Кузьмай вручил мне толстый, неровно отрезанный ломоть хлеба и сел рядышком, на прикаченном от поленницы чурбачке. Не успели мы приступить к еде, как тучи опомнились, и хлынул ливень. Ясеневую крону, укрепленную заклинанием, он не пробивал, частыми каплями осыпаясь с краев лиственного шатра.

– Ежели живоглот днем и шастает, сегодня нипочем чем не вылезет, – проворчал Кузьмай с набитым ртом, – ишь зарядило.
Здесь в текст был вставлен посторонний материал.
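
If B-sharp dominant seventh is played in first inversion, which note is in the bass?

D##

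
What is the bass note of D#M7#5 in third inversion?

D#M7#5 in root position is D♯–F𝄪–A𝄪–C𝄪.
Third inversion places the seventh in the bass, which is C𝄪.

C𝄪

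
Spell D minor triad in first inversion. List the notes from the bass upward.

F A D

D minor triad = D–F–A; first inversion → third (F) lowest.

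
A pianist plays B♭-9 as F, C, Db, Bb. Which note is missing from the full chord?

Ab

B♭-9 = Bb, Db, F, Ab, C. The voicing lacks the 7th (minor 7th), Ab.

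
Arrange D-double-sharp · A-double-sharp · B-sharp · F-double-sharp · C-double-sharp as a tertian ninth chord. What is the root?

B-sharp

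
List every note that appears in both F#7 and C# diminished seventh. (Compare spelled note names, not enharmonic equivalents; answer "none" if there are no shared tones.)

C#, E

F#7 = F#, A#, C#, E.
C# diminished seventh = C#, E, G, Bb.
Shared: C#, E.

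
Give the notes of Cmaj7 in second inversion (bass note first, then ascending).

Cmaj7 = C–E–G–B; second inversion → fifth (G) lowest.

G, B, C, E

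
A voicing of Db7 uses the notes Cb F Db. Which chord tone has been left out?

Ab

The full Db7 chord is Db, F, Ab, Cb.
Comparing with the voicing, the perfect 5th (5th) — Ab — is absent.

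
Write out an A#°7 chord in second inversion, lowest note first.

In root position, A#°7 is A#–C#–E–G.
Second inversion puts the fifth (E) in the bass.

E, G, A#, C#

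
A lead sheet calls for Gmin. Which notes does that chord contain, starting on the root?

G Bb D

Gmin: minor triad on G.
G — root
Bb — minor 3rd
D — perfect 5th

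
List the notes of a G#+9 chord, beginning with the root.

G#  B#  D##  F#  A#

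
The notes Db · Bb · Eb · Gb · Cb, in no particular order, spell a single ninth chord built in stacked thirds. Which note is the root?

Cb

Stacking in thirds gives Cb – Eb – Gb – Bb – Db, so Cb is the root — Cb major ninth.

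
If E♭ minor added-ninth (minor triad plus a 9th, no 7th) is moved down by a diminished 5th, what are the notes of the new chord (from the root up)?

E-flat down a diminished 5th → A. New chord: A minor added-ninth.
A — root
C — minor 3rd
E — perfect 5th
B — major 9th

A, C, E, B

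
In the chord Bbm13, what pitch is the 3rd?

Bbm13 is built on Bb; its 3rd is a minor 3rd above the root.
A third above B uses the letter D, and the minor 3rd above Bb is Db.

Db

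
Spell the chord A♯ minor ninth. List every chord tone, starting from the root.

A# C# E# G# B#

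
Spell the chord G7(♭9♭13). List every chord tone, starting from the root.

Root G, quality dominant seventh flat nine flat thirteen:
root → G
3rd (major 3rd) → B
5th (perfect 5th) → D
7th (minor 7th) → F
9th (minor 9th) → Ab
13th (minor 13th) → Eb

G – B – D – F – Ab – Eb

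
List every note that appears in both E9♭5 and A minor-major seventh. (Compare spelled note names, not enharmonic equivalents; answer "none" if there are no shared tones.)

E, G#

E9♭5 = E, G#, Bb, D, F#.
A minor-major seventh = A, C, E, G#.
Shared: E, G#.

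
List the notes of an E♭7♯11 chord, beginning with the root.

Eb G Bb Db A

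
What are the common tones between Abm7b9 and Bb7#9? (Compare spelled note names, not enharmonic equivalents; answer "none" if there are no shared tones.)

A♭

Abm7b9: A♭ C♭ E♭ G♭ B𝄫
Bb7#9: B♭ D F A♭ C♯
Common to both → A♭.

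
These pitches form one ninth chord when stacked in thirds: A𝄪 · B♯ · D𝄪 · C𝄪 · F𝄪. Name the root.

B♯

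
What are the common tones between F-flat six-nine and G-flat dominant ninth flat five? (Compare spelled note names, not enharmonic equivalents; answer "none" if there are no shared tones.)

F-flat – A-flat – G-flat

F-flat six-nine = F-flat, A-flat, C-flat, D-flat, G-flat.
G-flat dominant ninth flat five = G-flat, B-flat, D-double-flat, F-flat, A-flat.
Shared: F-flat, A-flat, G-flat.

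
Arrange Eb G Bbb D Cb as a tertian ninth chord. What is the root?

Stacking in thirds gives Cb – Eb – G – Bbb – D, so Cb is the root — Cb dominant seventh sharp nine sharp five.

Cb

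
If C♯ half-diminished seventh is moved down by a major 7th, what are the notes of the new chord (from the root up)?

D, F, Ab, C

Transposed root: C# → D (major 7th down). So we spell D half-diminished seventh:
Root: D
Minor 3rd (3rd): F
Diminished 5th (5th): Ab
Minor 7th (7th): C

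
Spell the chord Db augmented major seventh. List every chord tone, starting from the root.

Db augmented major seventh is an augmented major seventh built on D-flat.
root → D-flat
3rd (major 3rd) → F
5th (augmented 5th) → A
7th (major 7th) → C

D-flat, F, A, C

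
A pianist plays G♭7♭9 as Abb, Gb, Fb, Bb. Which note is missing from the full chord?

Db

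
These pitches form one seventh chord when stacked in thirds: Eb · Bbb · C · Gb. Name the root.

C

Stacking in thirds gives C – Eb – Gb – Bbb, so C is the root — C diminished seventh.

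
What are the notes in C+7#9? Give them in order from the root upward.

C+7#9: dominant seventh sharp nine sharp five on C.
root → C
3rd (major 3rd) → E
5th (augmented 5th) → G♯
7th (minor 7th) → B♭
9th (augmented 9th) → D♯

C  E  G♯  B♭  D♯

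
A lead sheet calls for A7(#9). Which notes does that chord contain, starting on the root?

A, C#, E, G, B#

Root A, quality dominant seventh sharp nine:
A — root
C# — major 3rd
E — perfect 5th
G — minor 7th
B# — augmented 9th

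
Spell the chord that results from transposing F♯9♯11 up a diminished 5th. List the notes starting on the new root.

C, E, G, Bb, D, F#

Transposed root: F# → C (diminished 5th up). So we spell C dominant ninth sharp eleven:
- root: C
- major 3rd: E
- perfect 5th: G
- minor 7th: Bb
- major 9th: D
- augmented 11th: F#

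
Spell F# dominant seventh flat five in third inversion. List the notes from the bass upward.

E F# A# C

In root position, F# dominant seventh flat five is F#–A#–C–E.
Third inversion puts the seventh (E) in the bass.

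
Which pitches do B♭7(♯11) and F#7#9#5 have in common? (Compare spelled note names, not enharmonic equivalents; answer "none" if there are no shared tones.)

E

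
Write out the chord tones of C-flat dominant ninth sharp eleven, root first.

Root Cb, quality dominant ninth sharp eleven:
root → Cb
3rd (major 3rd) → Eb
5th (perfect 5th) → Gb
7th (minor 7th) → Bbb
9th (major 9th) → Db
11th (augmented 11th) → F

Cb, Eb, Gb, Bbb, Db, F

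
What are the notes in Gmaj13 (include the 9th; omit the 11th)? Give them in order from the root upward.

G, B, D, F#, A, E

Gmaj13: major thirteenth on G.
- root: G
- major 3rd: B
- perfect 5th: D
- major 7th: F#
- major 9th: A
- major 13th: E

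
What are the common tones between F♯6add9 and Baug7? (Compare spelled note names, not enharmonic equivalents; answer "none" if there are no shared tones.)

D#

F♯6add9 = F#, A#, C#, D#, G#.
Baug7 = B, D#, F##, A.
Shared: D#.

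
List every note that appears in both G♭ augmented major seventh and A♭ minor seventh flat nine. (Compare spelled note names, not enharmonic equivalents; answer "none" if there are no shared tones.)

G♭ augmented major seventh: G-flat B-flat D F
A♭ minor seventh flat nine: A-flat C-flat E-flat G-flat B-double-flat
Common to both → G-flat.

G-flat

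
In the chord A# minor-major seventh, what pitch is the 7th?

G-double-sharp

A# minor-major seventh is built on A-sharp; its 7th is a major 7th above the root.
A seventh above A uses the letter G, and the major 7th above A-sharp is G-double-sharp.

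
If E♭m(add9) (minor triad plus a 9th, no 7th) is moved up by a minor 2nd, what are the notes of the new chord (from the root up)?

A minor 2nd up from E♭ is F♭, so the new chord is F♭ minor added-ninth.
- root: F♭
- minor 3rd: A𝄫
- perfect 5th: C♭
- major 9th: G♭

F♭  A𝄫  C♭  G♭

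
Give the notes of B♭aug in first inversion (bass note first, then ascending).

D – F♯ – B♭

In root position, B♭aug is B♭–D–F♯.
First inversion puts the third (D) in the bass.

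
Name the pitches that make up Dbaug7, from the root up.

Db  F  A  Cb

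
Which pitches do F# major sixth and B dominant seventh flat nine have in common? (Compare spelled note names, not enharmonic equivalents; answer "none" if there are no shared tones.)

F# major sixth: F-sharp A-sharp C-sharp D-sharp
B dominant seventh flat nine: B D-sharp F-sharp A C
Common to both → F-sharp, D-sharp.

F-sharp, D-sharp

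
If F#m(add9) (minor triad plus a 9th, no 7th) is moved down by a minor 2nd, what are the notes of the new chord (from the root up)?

A minor 2nd down from F♯ is E♯, so the new chord is E♯ minor added-ninth.
root → E♯
3rd (minor 3rd) → G♯
5th (perfect 5th) → B♯
9th (major 9th) → F𝄪

E♯  G♯  B♯  F𝄪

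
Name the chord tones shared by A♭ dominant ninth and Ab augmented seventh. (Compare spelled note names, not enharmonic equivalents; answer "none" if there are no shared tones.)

Ab – C – Gb

A♭ dominant ninth = Ab, C, Eb, Gb, Bb.
Ab augmented seventh = Ab, C, E, Gb.
Shared: Ab, C, Gb.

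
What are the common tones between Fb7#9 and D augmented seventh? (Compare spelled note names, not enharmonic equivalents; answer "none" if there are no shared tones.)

none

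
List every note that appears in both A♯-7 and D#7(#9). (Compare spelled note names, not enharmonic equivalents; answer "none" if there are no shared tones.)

A#, C#

A♯-7 = A#, C#, E#, G#.
D#7(#9) = D#, F##, A#, C#, E##.
Shared: A#, C#.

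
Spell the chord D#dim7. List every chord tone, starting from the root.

D#  F#  A  C

D#dim7: diminished seventh on D#.
- root: D#
- minor 3rd: F#
- diminished 5th: A
- diminished 7th: C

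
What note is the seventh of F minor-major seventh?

E

F minor-major seventh is built on F; its 7th is a major 7th above the root.
A seventh above F uses the letter E, and the major 7th above F is E.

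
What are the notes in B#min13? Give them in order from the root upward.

B♯, D♯, F𝄪, A♯, C𝄪, E♯, G𝄪

B#min13 is a minor thirteenth built on B♯.
Root: B♯
Minor 3rd (3rd): D♯
Perfect 5th (5th): F𝄪
Minor 7th (7th): A♯
Major 9th (9th): C𝄪
Perfect 11th (11th): E♯
Major 13th (13th): G𝄪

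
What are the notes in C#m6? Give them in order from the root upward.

C#m6 is a minor sixth built on C#.
- root: C#
- minor 3rd: E
- perfect 5th: G#
- major 6th: A#

C#, E, G#, A#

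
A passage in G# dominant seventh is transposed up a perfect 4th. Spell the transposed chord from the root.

C# E# G# B

G# up a perfect 4th → C#. New chord: C# dominant seventh.
C# — root
E# — major 3rd
G# — perfect 5th
B — minor 7th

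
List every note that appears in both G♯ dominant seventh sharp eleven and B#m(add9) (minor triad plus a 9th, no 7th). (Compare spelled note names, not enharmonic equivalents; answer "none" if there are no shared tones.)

B# – D# – C##

G♯ dominant seventh sharp eleven = G#, B#, D#, F#, C##.
B#m(add9) = B#, D#, F##, C##.
Shared: B#, D#, C##.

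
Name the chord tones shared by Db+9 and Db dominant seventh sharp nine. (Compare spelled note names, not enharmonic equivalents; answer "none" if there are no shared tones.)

Db+9 = Db, F, A, Cb, Eb.
Db dominant seventh sharp nine = Db, F, Ab, Cb, E.
Shared: Db, F, Cb.

Db F Cb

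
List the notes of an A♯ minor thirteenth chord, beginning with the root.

Root A-sharp, quality minor thirteenth:
root → A-sharp
3rd (minor 3rd) → C-sharp
5th (perfect 5th) → E-sharp
7th (minor 7th) → G-sharp
9th (major 9th) → B-sharp
11th (perfect 11th) → D-sharp
13th (major 13th) → F-double-sharp

A-sharp, C-sharp, E-sharp, G-sharp, B-sharp, D-sharp, F-double-sharp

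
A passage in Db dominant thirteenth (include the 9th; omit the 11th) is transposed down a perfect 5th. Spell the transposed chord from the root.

D-flat down a perfect 5th → G-flat. New chord: G-flat dominant thirteenth.
Root: G-flat
Major 3rd (3rd): B-flat
Perfect 5th (5th): D-flat
Minor 7th (7th): F-flat
Major 9th (9th): A-flat
Major 13th (13th): E-flat

G-flat – B-flat – D-flat – F-flat – A-flat – E-flat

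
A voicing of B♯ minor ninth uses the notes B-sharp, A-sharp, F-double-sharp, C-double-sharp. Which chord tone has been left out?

D-sharp

B♯ minor ninth = B-sharp, D-sharp, F-double-sharp, A-sharp, C-double-sharp. The voicing lacks the 3rd (minor 3rd), D-sharp.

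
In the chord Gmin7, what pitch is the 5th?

Root of Gmin7 = G. The 5th is a perfect 5th: G up a perfect 5th → D.

D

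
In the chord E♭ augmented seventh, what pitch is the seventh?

D-flat

E♭ augmented seventh is built on E-flat; its 7th is a minor 7th above the root.
A seventh above E uses the letter D, and the minor 7th above E-flat is D-flat.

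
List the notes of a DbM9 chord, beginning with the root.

Root Db, quality major ninth:
- root: Db
- major 3rd: F
- perfect 5th: Ab
- major 7th: C
- major 9th: Eb

Db, F, Ab, C, Eb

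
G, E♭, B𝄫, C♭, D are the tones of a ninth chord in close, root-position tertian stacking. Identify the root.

C♭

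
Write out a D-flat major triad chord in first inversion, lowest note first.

D-flat major triad = D-flat–F–A-flat; first inversion → third (F) lowest.

F A-flat D-flat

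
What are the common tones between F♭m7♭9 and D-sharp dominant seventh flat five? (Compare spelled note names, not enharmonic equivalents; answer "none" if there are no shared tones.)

none

F♭m7♭9 = F♭, A𝄫, C♭, E𝄫, G𝄫.
D-sharp dominant seventh flat five = D♯, F𝄪, A, C♯.
Shared: none.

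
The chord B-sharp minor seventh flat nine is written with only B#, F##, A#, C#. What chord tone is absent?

D#

The full B-sharp minor seventh flat nine chord is B#, D#, F##, A#, C#.
Comparing with the voicing, the minor 3rd (3rd) — D# — is absent.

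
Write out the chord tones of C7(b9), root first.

C, E, G, B♭, D♭

C7(b9) is a dominant seventh flat nine built on C.
root → C
3rd (major 3rd) → E
5th (perfect 5th) → G
7th (minor 7th) → B♭
9th (minor 9th) → D♭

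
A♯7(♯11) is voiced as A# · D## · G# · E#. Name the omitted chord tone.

The full A♯7(♯11) chord is A#, C##, E#, G#, D##.
Comparing with the voicing, the major 3rd (3rd) — C## — is absent.

C##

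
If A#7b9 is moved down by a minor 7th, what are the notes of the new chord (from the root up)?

B#, D##, F##, A#, C#

Transposed root: A# → B# (minor 7th down). So we spell B# dominant seventh flat nine:
B# — root
D## — major 3rd
F## — perfect 5th
A# — minor 7th
C# — minor 9th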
Хоть бы трясина из берегов не вышла, и без того ее паводком вздуло.

– Кто-кто? – со смешком переспросила я.

– Живоглот, – без тени улыбки повторил Травник, – по крайней мере, так его прозвали местные.

– Полагаю, за привычку глотать живьем?

– Именно.

– Да у вас не болото, а одна сплошная байка! – не удержалась я. – Если все свидетели проглочены, откуда они знают про чудище? Зима выдалась снежная, по весне трясина разъела тропы, вот вам и живоглот… Вы-то сами в него верите?

Травник молча кивнул на дубовый комель возле скита. Кузьмай ссек и порубил на дрова ветки, а неподъемный ствол мантихора облюбовала для ежедневной заточки когтей. Но недавно им воспользовался кто-то еще, втрое глубже распахав крепкую дубовую древесину.

– Я не знаю, что за гость навестил нас прошлой ночью, но Манька учуяла его сквозь стены и забилась под лавку, подвывая от страха. Увы, мы оказались недостаточно храбры для более близкого знакомства…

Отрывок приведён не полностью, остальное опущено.